The US had banned Indonesia carriers in 2007. It reversed the decision in 2016, saying that compliance with international aviation standards had improved. In 2017, the European Union (EU) banned all 51 Indonesian carriers after a Garuda Indonesia plane overshot the runway in Yogyakarta, killing 21 out of the 140 people onboard. The EU ban was lifted in 2018.
According to Reuters, the Boeing 737-500 is much older than the problem-plagued B737 Max and is two generations of development before the Max.
The Boeing 737-500 operated by Sriwijaya Air was nearly 27-years-old, but was said to be in good condition. Image courtesy: Twitter/@flightradar24/Panji Anggoro
However, the Sriwijaya Boeing 737-500 that crashed did not have the controversial Manoeuvring Characteristics Augmentation System (MCAS) that led to the B737 Max accidents involving Lion Air and Ethiopian Airlines within a space of a few months in 2018-19. The Boeing 737 is the world's most widely-sold family of aircraft and has seen several makeovers since entering service in 1968.
The Jakarta-based Sriwijaya Air, founded in 2003, largely operates withing Indonesia and has had a strong safety record. There were no onboard casualties in four incidents recorded on the Aviation Safety Network database, though a person was killed when a plane left the runway in 2008, the Reuters report said.
Boeing had manufactured 389 of the B737-500 aircraft but had subsequently stopped producing them. As many as 100 such planes remain in service with smaller airlines around the world in countries like Afghanistan, Iran, Nigeria, Russia and Ukraine, according to tracking website Planespotters.net, The New York Times reported.
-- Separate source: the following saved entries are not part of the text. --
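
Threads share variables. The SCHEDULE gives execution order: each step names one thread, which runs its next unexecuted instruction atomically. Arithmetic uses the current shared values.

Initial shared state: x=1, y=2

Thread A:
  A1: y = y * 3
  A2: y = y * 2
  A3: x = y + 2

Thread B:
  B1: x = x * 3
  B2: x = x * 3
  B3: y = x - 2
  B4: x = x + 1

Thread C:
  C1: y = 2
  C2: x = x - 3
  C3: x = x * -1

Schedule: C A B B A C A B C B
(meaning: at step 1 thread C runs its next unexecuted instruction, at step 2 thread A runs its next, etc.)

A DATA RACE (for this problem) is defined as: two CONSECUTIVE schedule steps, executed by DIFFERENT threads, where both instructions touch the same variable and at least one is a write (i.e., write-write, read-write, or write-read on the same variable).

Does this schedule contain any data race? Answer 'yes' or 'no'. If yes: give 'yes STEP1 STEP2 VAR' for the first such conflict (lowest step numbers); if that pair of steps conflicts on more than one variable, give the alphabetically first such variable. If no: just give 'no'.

Answer: yes 1 2 y

Derivation:
Steps 1,2: C(y = 2) vs A(y = y * 3). RACE on y (W-W).
Steps 2,3: A(r=y,w=y) vs B(r=x,w=x). No conflict.
Steps 3,4: same thread (B). No race.
Steps 4,5: B(r=x,w=x) vs A(r=y,w=y). No conflict.
Steps 5,6: A(r=y,w=y) vs C(r=x,w=x). No conflict.
Steps 6,7: C(x = x - 3) vs A(x = y + 2). RACE on x (W-W).
Steps 7,8: A(x = y + 2) vs B(y = x - 2). RACE on x (W-R), y (R-W). Multiple vars; alphabetically first is x.
Steps 8,9: B(y = x - 2) vs C(x = x * -1). RACE on x (R-W).
Steps 9,10: C(x = x * -1) vs B(x = x + 1). RACE on x (W-W).
First conflict at steps 1,2.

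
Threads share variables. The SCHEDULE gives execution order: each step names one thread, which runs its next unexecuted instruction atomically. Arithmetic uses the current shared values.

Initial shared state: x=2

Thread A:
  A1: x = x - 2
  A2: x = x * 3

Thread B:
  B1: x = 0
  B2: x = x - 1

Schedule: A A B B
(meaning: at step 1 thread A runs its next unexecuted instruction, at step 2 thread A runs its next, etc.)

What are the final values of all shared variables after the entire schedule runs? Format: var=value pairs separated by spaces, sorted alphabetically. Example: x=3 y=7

Answer: x=-1

Derivation:
Step 1: thread A executes A1 (x = x - 2). Shared: x=0. PCs: A@1 B@0
Step 2: thread A executes A2 (x = x * 3). Shared: x=0. PCs: A@2 B@0
Step 3: thread B executes B1 (x = 0). Shared: x=0. PCs: A@2 B@1
Step 4: thread B executes B2 (x = x - 1). Shared: x=-1. PCs: A@2 B@2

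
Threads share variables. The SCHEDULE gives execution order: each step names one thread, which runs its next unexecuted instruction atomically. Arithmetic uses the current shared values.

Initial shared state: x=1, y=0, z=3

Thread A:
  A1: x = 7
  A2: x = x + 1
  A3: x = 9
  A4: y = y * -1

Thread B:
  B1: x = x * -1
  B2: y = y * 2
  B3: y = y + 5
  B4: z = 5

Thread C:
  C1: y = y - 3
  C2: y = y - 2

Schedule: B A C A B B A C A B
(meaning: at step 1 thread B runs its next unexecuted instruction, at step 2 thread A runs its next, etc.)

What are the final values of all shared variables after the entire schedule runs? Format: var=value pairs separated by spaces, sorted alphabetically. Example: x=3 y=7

Step 1: thread B executes B1 (x = x * -1). Shared: x=-1 y=0 z=3. PCs: A@0 B@1 C@0
Step 2: thread A executes A1 (x = 7). Shared: x=7 y=0 z=3. PCs: A@1 B@1 C@0
Step 3: thread C executes C1 (y = y - 3). Shared: x=7 y=-3 z=3. PCs: A@1 B@1 C@1
Step 4: thread A executes A2 (x = x + 1). Shared: x=8 y=-3 z=3. PCs: A@2 B@1 C@1
Step 5: thread B executes B2 (y = y * 2). Shared: x=8 y=-6 z=3. PCs: A@2 B@2 C@1
Step 6: thread B executes B3 (y = y + 5). Shared: x=8 y=-1 z=3. PCs: A@2 B@3 C@1
Step 7: thread A executes A3 (x = 9). Shared: x=9 y=-1 z=3. PCs: A@3 B@3 C@1
Step 8: thread C executes C2 (y = y - 2). Shared: x=9 y=-3 z=3. PCs: A@3 B@3 C@2
Step 9: thread A executes A4 (y = y * -1). Shared: x=9 y=3 z=3. PCs: A@4 B@3 C@2
Step 10: thread B executes B4 (z = 5). Shared: x=9 y=3 z=5. PCs: A@4 B@4 C@2

Answer: x=9 y=3 z=5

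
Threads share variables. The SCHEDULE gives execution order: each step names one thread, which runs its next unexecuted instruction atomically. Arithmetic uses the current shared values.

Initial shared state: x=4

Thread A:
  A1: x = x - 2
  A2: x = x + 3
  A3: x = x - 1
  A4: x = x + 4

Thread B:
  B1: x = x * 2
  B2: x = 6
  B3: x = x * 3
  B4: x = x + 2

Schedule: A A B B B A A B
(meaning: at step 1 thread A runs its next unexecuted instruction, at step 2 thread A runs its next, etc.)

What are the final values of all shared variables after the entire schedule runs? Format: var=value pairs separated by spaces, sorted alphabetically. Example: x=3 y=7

Answer: x=23

Derivation:
Step 1: thread A executes A1 (x = x - 2). Shared: x=2. PCs: A@1 B@0
Step 2: thread A executes A2 (x = x + 3). Shared: x=5. PCs: A@2 B@0
Step 3: thread B executes B1 (x = x * 2). Shared: x=10. PCs: A@2 B@1
Step 4: thread B executes B2 (x = 6). Shared: x=6. PCs: A@2 B@2
Step 5: thread B executes B3 (x = x * 3). Shared: x=18. PCs: A@2 B@3
Step 6: thread A executes A3 (x = x - 1). Shared: x=17. PCs: A@3 B@3
Step 7: thread A executes A4 (x = x + 4). Shared: x=21. PCs: A@4 B@3
Step 8: thread B executes B4 (x = x + 2). Shared: x=23. PCs: A@4 B@4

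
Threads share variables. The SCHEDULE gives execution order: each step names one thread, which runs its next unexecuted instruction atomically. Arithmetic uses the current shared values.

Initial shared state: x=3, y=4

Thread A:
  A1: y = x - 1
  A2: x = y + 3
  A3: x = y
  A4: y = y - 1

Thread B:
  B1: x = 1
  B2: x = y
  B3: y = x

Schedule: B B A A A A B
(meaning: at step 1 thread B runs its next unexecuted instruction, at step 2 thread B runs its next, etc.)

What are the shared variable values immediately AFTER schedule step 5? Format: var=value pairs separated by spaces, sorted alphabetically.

Answer: x=3 y=3

Derivation:
Step 1: thread B executes B1 (x = 1). Shared: x=1 y=4. PCs: A@0 B@1
Step 2: thread B executes B2 (x = y). Shared: x=4 y=4. PCs: A@0 B@2
Step 3: thread A executes A1 (y = x - 1). Shared: x=4 y=3. PCs: A@1 B@2
Step 4: thread A executes A2 (x = y + 3). Shared: x=6 y=3. PCs: A@2 B@2
Step 5: thread A executes A3 (x = y). Shared: x=3 y=3. PCs: A@3 B@2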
Among the crashes involving the B737 series planes last year, was a Boeing 737-800 operated by Ukrainian International Airlines that was shot down by the Iranian Islamic Revolutionary Guards Corp (IRGC) shortly after takeoff from Tehran Imam Khomeini International Airport in January, killing all 176 people onboard died; an Air India Express B737-800 skidding off the edge of a tabletop runway at the Calicut International Airport and falling into a deep valley in August, killing around 20 people; and Pegasus Airlines B737-800 skidding off the runway at Istanbul Sabiha Gökçen International Airport in February, killing three people.
According to a recent report by the Dutch aviation consulting firm To70, the number of people killed in large commercial aeroplane crashes rose in 2020 to 299 worldwide, even as the number of crashes fell by more than 50%.